WHEREAS, home health care workers, who are essential to supporting older adults and individuals with disabilities in their homes and maintaining their integration in communities throughout the Commonwealth, were unjustifiably neglected as the essential front-line workers they are and denied critical access to the COVID tests and adequate personal protective equipment that were provided to front-line workers in other health care settings; and
WHEREAS, neither providers of care, supports and services to older adults and people with disabilities, nor the owners and managers of nursing homes, provided sufficient trained staff or robust infection control, under routine, let alone pandemic, circumstances to provide more than minimal protective measures; and
WHEREAS, the failure of the nursing home federal and state oversight process contributed to the lack of preparation for the most serious public health emergency in a century ; and
WHEREAS, the early response of both government agencies and providers included policies and practices that isolated residents of nursing homes, rest homes, assisted living residences, continuing care retirement communities, group homes, and elderly housing from family and friends, leading to unhealthy conditions including delayed attention to non-COVID health conditions, loneliness, depression, and other forms of irreparable harm; and
WHEREAS, many across the Commonwealth and the United States were, and continue to be, personally impacted by COVID-19, including mourning their loved ones, friends and neighbors or suffering from the long-term physical and mental health implications of the virus; and
WHEREAS, public servants, frontline and essential workers and health care professionals took selfless actions to protect those for whom they cared, their neighbors and communities, and found innovative ways to provide services; and
WHEREAS, the COVID-19 pandemic continues to have an impact on older adults, people with disabilities, and their caregivers in the Commonwealth, the United States, and countries around the world; and each life lost to COVID-19, each inequity and broken system brought to light, and each sacrifice made shall never be forgotten.

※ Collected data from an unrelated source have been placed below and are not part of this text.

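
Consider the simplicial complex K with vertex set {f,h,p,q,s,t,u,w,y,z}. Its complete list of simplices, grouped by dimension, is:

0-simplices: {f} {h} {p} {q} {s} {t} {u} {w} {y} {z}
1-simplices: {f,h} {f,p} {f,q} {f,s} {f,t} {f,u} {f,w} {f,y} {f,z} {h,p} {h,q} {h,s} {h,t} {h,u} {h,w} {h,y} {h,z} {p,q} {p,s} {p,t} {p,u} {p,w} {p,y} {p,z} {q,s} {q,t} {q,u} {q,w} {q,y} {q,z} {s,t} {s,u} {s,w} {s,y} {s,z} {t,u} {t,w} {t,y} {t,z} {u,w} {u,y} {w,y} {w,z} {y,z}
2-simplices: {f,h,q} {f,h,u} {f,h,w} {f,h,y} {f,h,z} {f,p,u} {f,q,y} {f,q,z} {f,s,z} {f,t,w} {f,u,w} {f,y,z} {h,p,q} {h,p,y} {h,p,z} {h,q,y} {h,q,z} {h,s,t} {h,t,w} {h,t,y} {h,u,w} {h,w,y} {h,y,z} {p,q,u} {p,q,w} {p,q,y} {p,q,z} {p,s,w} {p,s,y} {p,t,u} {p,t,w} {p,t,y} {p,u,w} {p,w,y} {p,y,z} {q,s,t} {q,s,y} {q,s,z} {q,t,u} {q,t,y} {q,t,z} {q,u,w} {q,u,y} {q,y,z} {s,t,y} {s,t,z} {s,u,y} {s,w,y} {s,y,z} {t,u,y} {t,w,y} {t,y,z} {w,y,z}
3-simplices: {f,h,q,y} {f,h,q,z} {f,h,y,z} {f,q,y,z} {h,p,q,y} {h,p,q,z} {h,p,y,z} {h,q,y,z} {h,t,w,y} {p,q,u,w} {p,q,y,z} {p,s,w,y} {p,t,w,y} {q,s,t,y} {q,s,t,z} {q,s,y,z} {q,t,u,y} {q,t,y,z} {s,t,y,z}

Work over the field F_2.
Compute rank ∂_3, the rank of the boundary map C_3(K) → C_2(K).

n_0=10 n_1=44 n_2=53 n_3=19  [Z2]
∂1: piv[fh,fp,fq,fs,ft,fu,fw,fy,fz] rk=9  ker:hp,hq,hs,ht,hu,hw,hy,hz,pq,ps,pt,pu,pw,py,pz,qs,qt,qu,qw,qy,qz,st,su,sw,sy,sz,tu,tw,ty,tz,uw,uy,wy,wz,yz
∂2: piv[fhq,fhu,fhw,fhy,fhz,fpu,fqy,fqz,fsz,ftw,fuw,fyz,hpq,hpy,hpz,hst,htw,hty,hwy,pqu,pqw,psw,psy,ptu,ptw,pty,puw,qst,qsy,qsz,qtu,qtz,quy,suy,wyz] rk=35  ker:hqy,hqz,huw,hyz,pqy,pqz,pwy,pyz,qty,quw,qyz,sty,stz,swy,syz,tuy,twy,tyz
∂3: piv[fhqy,fhqz,fhyz,fqyz,hpqy,hpqz,hpyz,htwy,pquw,pswy,ptwy,qsty,qstz,qsyz,qtuy,qtyz] rk=16  ker:hqyz,pqyz,styz
rk∂_3=16

rank∂_3=16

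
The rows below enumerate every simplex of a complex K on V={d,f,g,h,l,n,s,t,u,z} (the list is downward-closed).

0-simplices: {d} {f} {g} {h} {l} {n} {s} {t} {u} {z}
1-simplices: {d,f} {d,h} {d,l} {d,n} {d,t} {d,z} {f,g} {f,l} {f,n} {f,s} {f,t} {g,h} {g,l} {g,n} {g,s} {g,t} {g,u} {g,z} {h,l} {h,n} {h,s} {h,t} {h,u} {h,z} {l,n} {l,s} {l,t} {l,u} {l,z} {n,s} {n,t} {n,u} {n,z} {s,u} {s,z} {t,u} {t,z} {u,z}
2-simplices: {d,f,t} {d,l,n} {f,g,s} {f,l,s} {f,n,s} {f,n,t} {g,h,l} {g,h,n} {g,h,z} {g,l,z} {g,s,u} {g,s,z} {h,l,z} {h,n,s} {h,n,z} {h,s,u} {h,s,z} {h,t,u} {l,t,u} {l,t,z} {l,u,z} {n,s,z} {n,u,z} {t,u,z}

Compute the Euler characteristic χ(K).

n_0=10 n_1=38 n_2=24
χ=+10−38+24=-4

χ(K)=-4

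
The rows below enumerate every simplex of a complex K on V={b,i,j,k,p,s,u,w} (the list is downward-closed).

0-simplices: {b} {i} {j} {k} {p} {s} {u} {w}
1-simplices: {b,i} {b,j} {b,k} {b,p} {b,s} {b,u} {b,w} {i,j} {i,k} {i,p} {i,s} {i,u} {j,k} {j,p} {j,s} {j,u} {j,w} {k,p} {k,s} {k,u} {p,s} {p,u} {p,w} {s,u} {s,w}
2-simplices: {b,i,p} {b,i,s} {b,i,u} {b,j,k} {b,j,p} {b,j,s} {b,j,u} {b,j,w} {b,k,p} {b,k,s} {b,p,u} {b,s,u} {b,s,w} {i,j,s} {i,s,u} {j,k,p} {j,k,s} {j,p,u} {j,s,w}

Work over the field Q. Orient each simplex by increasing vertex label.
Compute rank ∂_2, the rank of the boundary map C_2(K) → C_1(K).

rank∂_2=14

n_0=8 n_1=25 n_2=19  [Q]
∂1: piv[bi,bj,bk,bp,bs,bu,bw] rk=7  ker:ij,ik,ip,is,iu,jk,jp,js,ju,jw,kp,ks,ku,ps,pu,pw,su,sw
∂2: piv[bip,bis,biu,bjk,bjp,bjs,bju,bjw,bkp,bks,bpu,bsu,bsw,ijs] rk=14  ker:isu,jkp,jks,jpu,jsw
rk∂_2=14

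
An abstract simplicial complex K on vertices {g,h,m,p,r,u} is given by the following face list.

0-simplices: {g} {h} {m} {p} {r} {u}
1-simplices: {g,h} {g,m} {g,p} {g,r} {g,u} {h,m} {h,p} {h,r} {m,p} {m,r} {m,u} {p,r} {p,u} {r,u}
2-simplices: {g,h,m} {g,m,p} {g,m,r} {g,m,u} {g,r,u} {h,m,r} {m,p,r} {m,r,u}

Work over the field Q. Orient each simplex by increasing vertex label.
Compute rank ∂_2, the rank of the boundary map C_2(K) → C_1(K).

rank∂_2=7

n_0=6 n_1=14 n_2=8  [Q]
∂1: piv[gh,gm,gp,gr,gu] rk=5  ker:hm,hp,hr,mp,mr,mu,pr,pu,ru
∂2: piv[ghm,gmp,gmr,gmu,gru,hmr,mpr] rk=7  ker:mru
rk∂_2=7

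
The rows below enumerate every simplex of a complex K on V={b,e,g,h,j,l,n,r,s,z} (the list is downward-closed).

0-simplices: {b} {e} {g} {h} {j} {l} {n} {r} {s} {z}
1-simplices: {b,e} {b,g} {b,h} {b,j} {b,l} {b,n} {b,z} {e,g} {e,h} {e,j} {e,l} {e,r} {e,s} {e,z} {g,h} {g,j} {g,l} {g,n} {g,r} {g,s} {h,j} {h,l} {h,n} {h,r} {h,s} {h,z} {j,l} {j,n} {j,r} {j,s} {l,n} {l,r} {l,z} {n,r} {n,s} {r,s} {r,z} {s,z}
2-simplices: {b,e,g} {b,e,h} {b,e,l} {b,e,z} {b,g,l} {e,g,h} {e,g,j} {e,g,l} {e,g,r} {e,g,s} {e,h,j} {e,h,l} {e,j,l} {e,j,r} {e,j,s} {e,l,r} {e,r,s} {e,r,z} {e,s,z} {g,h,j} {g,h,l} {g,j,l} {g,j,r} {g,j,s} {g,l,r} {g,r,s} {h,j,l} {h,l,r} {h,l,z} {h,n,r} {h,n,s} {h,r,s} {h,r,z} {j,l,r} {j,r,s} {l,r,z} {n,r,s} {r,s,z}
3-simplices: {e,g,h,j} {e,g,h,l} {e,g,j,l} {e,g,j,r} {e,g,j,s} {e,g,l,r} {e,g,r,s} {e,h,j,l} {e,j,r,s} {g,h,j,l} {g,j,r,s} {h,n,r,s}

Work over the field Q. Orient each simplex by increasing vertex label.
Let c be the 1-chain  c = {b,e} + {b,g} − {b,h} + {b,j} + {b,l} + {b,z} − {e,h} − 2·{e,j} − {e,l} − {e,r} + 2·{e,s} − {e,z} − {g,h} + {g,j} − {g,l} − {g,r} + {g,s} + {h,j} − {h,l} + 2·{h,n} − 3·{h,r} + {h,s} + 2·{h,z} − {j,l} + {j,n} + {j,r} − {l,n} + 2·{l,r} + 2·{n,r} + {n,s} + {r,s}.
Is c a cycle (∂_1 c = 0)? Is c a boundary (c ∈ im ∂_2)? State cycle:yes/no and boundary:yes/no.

cycle:no boundary:no

n_0=10 n_1=38 n_2=38 n_3=12  [Q]
∂1: piv[be,bg,bh,bj,bl,bn,bz,er,es] rk=9  ker:eg,eh,ej,el,ez,gh,gj,gl,gn,gr,gs,hj,hl,hn,hr,hs,hz,jl,jn,jr,js,ln,lr,lz,nr,ns,rs,rz,sz
∂2: piv[beg,beh,bel,bez,bgl,egh,egj,egr,egs,ehj,ehl,ejl,ejr,ejs,elr,ers,erz,esz,hlr,hlz,hnr,hns,hrs,hrz] rk=24  ker:egl,ghj,ghl,gjl,gjr,gjs,glr,grs,hjl,jlr,jrs,lrz,nrs,rsz
∂3: piv[eghj,eghl,egjl,egjr,egjs,eglr,egrs,ehjl,ejrs,hnrs] rk=10  ker:ghjl,gjrs
∂1c = −4·{b} + 5·{e} + 2·{g} − 5·{h} − 4·{l} − {n} − {r} + 6·{s} + 2·{z}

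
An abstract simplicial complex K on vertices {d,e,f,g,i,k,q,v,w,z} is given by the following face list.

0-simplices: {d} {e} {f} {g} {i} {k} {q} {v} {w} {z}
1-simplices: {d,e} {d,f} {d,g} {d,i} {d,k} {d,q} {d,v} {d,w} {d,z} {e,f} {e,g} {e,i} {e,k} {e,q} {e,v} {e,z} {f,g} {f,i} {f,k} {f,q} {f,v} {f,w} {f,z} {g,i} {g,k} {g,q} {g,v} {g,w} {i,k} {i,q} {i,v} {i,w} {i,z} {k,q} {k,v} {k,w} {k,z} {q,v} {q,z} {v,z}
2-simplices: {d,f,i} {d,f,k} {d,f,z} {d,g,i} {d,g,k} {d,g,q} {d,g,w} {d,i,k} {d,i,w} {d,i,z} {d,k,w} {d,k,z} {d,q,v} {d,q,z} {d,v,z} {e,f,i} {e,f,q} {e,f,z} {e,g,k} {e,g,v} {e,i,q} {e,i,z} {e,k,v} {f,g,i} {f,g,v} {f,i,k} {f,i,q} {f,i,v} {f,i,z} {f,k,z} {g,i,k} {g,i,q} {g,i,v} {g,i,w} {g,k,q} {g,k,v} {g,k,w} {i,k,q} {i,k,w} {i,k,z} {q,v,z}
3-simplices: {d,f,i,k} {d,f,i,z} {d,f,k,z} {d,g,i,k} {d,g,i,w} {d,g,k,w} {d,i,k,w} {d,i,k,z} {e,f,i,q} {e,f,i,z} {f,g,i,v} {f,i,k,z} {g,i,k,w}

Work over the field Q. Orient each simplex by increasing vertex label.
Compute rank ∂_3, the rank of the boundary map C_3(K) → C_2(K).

rank∂_3=11

n_0=10 n_1=40 n_2=41 n_3=13  [Q]
∂1: piv[de,df,dg,di,dk,dq,dv,dw,dz] rk=9  ker:ef,eg,ei,ek,eq,ev,ez,fg,fi,fk,fq,fv,fw,fz,gi,gk,gq,gv,gw,ik,iq,iv,iw,iz,kq,kv,kw,kz,qv,qz,vz
∂2: piv[dfi,dfk,dfz,dgi,dgk,dgq,dgw,dik,diw,diz,dkw,dkz,dqv,dqz,dvz,efi,efq,efz,egk,egv,eiq,ekv,fgi,fgv,fiv,giq,gkq] rk=27  ker:eiz,fik,fiq,fiz,fkz,gik,giv,giw,gkv,gkw,ikq,ikw,ikz,qvz
∂3: piv[dfik,dfiz,dfkz,dgik,dgiw,dgkw,dikw,dikz,efiq,efiz,fgiv] rk=11  ker:fikz,gikw
rk∂_3=11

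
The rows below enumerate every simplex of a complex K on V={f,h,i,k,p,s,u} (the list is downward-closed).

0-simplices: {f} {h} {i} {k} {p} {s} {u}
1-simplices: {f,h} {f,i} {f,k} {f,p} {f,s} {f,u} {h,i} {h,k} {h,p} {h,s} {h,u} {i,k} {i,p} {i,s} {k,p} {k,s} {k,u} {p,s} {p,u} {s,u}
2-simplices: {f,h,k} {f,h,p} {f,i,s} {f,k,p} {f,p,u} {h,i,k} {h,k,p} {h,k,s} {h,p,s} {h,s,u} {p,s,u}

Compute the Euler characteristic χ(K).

χ(K)=-2

n_0=7 n_1=20 n_2=11
χ=+7−20+11=-2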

WHEREAS, the best memorial is transformative change in how nursing home residents, older adults, people with disabilities, and caregivers are treated.
WHEREAS, a state of emergency was declared in the Commonwealth on March 10, 2020, due to the pandemic,
Now, therefore, be it
RESOLVED, that Dignity Alliance Massachusetts hereby commemorates March 10, 2022, and annually each March 10th, as
And, be it further:
RESOLVED, that participants in Dignity Alliance Massachusetts and other advocates for older adults, people with disabilities and their caregivers pay fitting observance to this solemn occasion and pledge to re-dedicate themselves to creating a long-term care system that offers dignity to all, is person-centered, and helps every person to age in place in the least restrictive setting close to family and friends.